2005 Salt Lake City Annual Meeting (October 16–19, 2005)

Paper No. 4
Presentation Time: 8:00 AM-12:00 PM

DEVELOPMENT OF A SURFACE ENHANCED RAMAN SPECTROSCOPY TECHNIQUE FOR IDENTIFICATION OF BIOMARKERS ON MARS


DUNN, D.S.1, SRIDHAR, N.1, PRICE, K.T.1, MILLER, M.A.1, PABALAN, R.T.1 and ABRAJANO, T.A.2, (1)Southwest Research Institute, 6220 Culebra Road, San Antonio, TX 78228-0510, (2)Department of Earth and Environmental Sciences, Rensselaer Polytechnic Institute, 110 8th Street, Troy, NY 12180-3590, ddunn@swri.org

In-situ analyses using a suite of on-board instruments on a number of small, scout missions to Mars are envisaged prior to more detailed sample return missions.
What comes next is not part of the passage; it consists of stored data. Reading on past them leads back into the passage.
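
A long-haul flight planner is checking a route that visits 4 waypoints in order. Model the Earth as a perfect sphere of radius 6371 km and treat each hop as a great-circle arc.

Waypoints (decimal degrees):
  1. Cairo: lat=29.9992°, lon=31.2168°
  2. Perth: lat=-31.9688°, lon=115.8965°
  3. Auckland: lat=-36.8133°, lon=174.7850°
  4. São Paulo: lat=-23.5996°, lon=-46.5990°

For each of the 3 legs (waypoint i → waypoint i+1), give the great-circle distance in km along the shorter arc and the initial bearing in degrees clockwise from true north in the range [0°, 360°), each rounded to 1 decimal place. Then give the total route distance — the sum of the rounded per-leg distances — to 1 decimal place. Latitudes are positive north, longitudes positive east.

Leg 1: dist=11268.3 km, bearing=120.5°
Leg 2: dist=5345.4 km, bearing=112.9°
Leg 3: dist=12019.4 km, bearing=140.4°
Total: 28633.1 km

Leg 1: φ1=0.5235848, φ2=-0.5579608, Δφ=-1.0815456, Δλ=1.4779396 rad; a=sin²(Δφ/2)+cosφ1·cosφ2·sin²(Δλ/2)=0.5982998230; c=2·atan2(√a, √(1-a))=1.768684997; dist=6371·c=11268.292 ≈ 11268.3 km; running total=11268.3 km
Leg 1 bearing: y=sinΔλ·cosφ2=0.84468182, x=cosφ1·sinφ2-sinφ1·cosφ2·cosΔλ=-0.49785660; θ=atan2(y, x)=120.5152° ≈ 120.5°
Leg 2: φ1=-0.5579608, φ2=-0.6425133, Δφ=-0.0845525, Δλ=1.0277982 rad; a=sin²(Δφ/2)+cosφ1·cosφ2·sin²(Δλ/2)=0.1659062962; c=2·atan2(√a, √(1-a))=0.839026516; dist=6371·c=5345.438 ≈ 5345.4 km; running total=16613.7 km
Leg 2 bearing: y=sinΔλ·cosφ2=0.68543782, x=cosφ1·sinφ2-sinφ1·cosφ2·cosΔλ=-0.28931053; θ=atan2(y, x)=112.8837° ≈ 112.9°
Leg 3: φ1=-0.6425133, φ2=-0.4118907, Δφ=0.2306226, Δλ=-3.8638797 rad; a=sin²(Δφ/2)+cosφ1·cosφ2·sin²(Δλ/2)=0.6552771199; c=2·atan2(√a, √(1-a))=1.886572373; dist=6371·c=12019.353 ≈ 12019.4 km; running total=28633.1 km
Leg 3 bearing: y=sinΔλ·cosφ2=0.60581142, x=cosφ1·sinφ2-sinφ1·cosφ2·cosΔλ=-0.73249477; θ=atan2(y, x)=140.4075° ≈ 140.4°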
Raman spectroscopy is a possible in-situ analytical tool because of the possibility of obtaining molecular and mineralogical information. Surface Enhanced Raman Spectroscopy (SERS) is a phenomenon whereby the Raman intensity is increased by as much as a million fold due to the presence of nano-sized silver or other appropriate metal particles on the surface to be analyzed. Using SERS may overcome some of the limitations of Raman spectroscopy including the inherently low intensity compared to the elastically scattered laser intensity and interference from fluorescence due to the electronic excitation of the molecule by the laser and may be useful for analyzing small concentrations of biomarkers in the Mars soil or minerals. SERS requires extremely close proximity of the molecule to be analyzed to the metal particles that form the SERS substrate. Such close proximity is difficult to achieve for solid phase. An “inverted” SERS technique is demonstrated where SERS-sensitive metal nanoparticles are deposited on the material to be analyzed.
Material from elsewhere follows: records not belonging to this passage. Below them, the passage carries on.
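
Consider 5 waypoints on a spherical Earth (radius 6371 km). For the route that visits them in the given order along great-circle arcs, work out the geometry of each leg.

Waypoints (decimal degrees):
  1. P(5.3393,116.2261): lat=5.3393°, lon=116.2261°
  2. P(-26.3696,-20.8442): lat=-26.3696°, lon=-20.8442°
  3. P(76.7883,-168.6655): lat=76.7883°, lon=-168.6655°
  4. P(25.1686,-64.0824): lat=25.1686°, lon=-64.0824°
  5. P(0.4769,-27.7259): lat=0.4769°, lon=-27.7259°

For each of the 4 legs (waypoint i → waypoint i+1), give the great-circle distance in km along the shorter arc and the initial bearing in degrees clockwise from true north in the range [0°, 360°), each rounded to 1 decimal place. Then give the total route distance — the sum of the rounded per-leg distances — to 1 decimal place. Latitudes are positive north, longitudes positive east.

Leg 1: φ1=0.0931884, φ2=-0.4602363, Δφ=-0.5534247, Δλ=-2.3923280 rad; a=sin²(Δφ/2)+cosφ1·cosφ2·sin²(Δλ/2)=0.8472440512; c=2·atan2(√a, √(1-a))=2.338504524; dist=6371·c=14898.612 ≈ 14898.6 km; running total=14898.6 km
Leg 1 bearing: y=sinΔλ·cosφ2=-0.61023032, x=cosφ1·sinφ2-sinφ1·cosφ2·cosΔλ=-0.38118923; θ=atan2(y, x)=-121.9916° <0 so +360° → 238.0084° ≈ 238.0°
Leg 2: φ1=-0.4602363, φ2=1.3402087, Δφ=1.8004450, Δλ=-2.5799684 rad; a=sin²(Δφ/2)+cosφ1·cosφ2·sin²(Δλ/2)=0.8028591166; c=2·atan2(√a, √(1-a))=2.221464551; dist=6371·c=14152.951 ≈ 14153.0 km; running total=29051.6 km
Leg 2 bearing: y=sinΔλ·cosφ2=-0.12171679, x=cosφ1·sinφ2-sinφ1·cosφ2·cosΔλ=0.78631447; θ=atan2(y, x)=-8.7992° <0 so +360° → 351.2008° ≈ 351.2°
Leg 3: φ1=1.3402087, φ2=0.4392749, Δφ=-0.9009337, Δλ=1.8253194 rad; a=sin²(Δφ/2)+cosφ1·cosφ2·sin²(Δλ/2)=0.3190273755; c=2·atan2(√a, √(1-a))=1.200442546; dist=6371·c=7648.019 ≈ 7648.0 km; running total=36699.6 km
Leg 3 bearing: y=sinΔλ·cosφ2=0.87590236, x=cosφ1·sinφ2-sinφ1·cosφ2·cosΔλ=0.31904652; θ=atan2(y, x)=69.9859° ≈ 70.0°
Leg 4: φ1=0.4392749, φ2=0.0083235, Δφ=-0.4309515, Δλ=0.6345406 rad; a=sin²(Δφ/2)+cosφ1·cosφ2·sin²(Δλ/2)=0.1338002577; c=2·atan2(√a, √(1-a))=0.748956905; dist=6371·c=4771.604 ≈ 4771.6 km; running total=41471.2 km
Leg 4 bearing: y=sinΔλ·cosφ2=0.59278709, x=cosφ1·sinφ2-sinφ1·cosφ2·cosΔλ=-0.33495441; θ=atan2(y, x)=119.4686° ≈ 119.5°

Leg 1: dist=14898.6 km, bearing=238.0°
Leg 2: dist=14153.0 km, bearing=351.2°
Leg 3: dist=7648.0 km, bearing=70.0°
Leg 4: dist=4771.6 km, bearing=119.5°
Total: 41471.2 km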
We used Benzotriazole as a probe molecule and showed that the detection limit was less than 1 femtomole (10-15 moles). SERS was effective in detecting small concentrations of organic molecules on naturally occurring minerals, such as quartz. In this method, the colloidal silver was deposited from an aqueous phase. Chlorophyll, used as an analog of a biomarker molecule that could be present in small concentrations on Martian soil or subsurface, yielded Raman spectrum at concentrations as low as 78 femtomoles. Degradation of such molecules under 532 nm laser light was significant. SERS is especially useful in this regard because the time exposure and laser power needed for analysis could be reduced. Other biomarker analogs including phthalic acid and benzoic acid were also observed using SERS. Such a technique was also effective in detecting small concentrations of a powdered mineral mixed with a large concentration of another mineral (e.g., powdered pyrite mixed with silica powder). A comparison of different methods to obtain SERS of biomarkers that may be present on the Martian surface is described.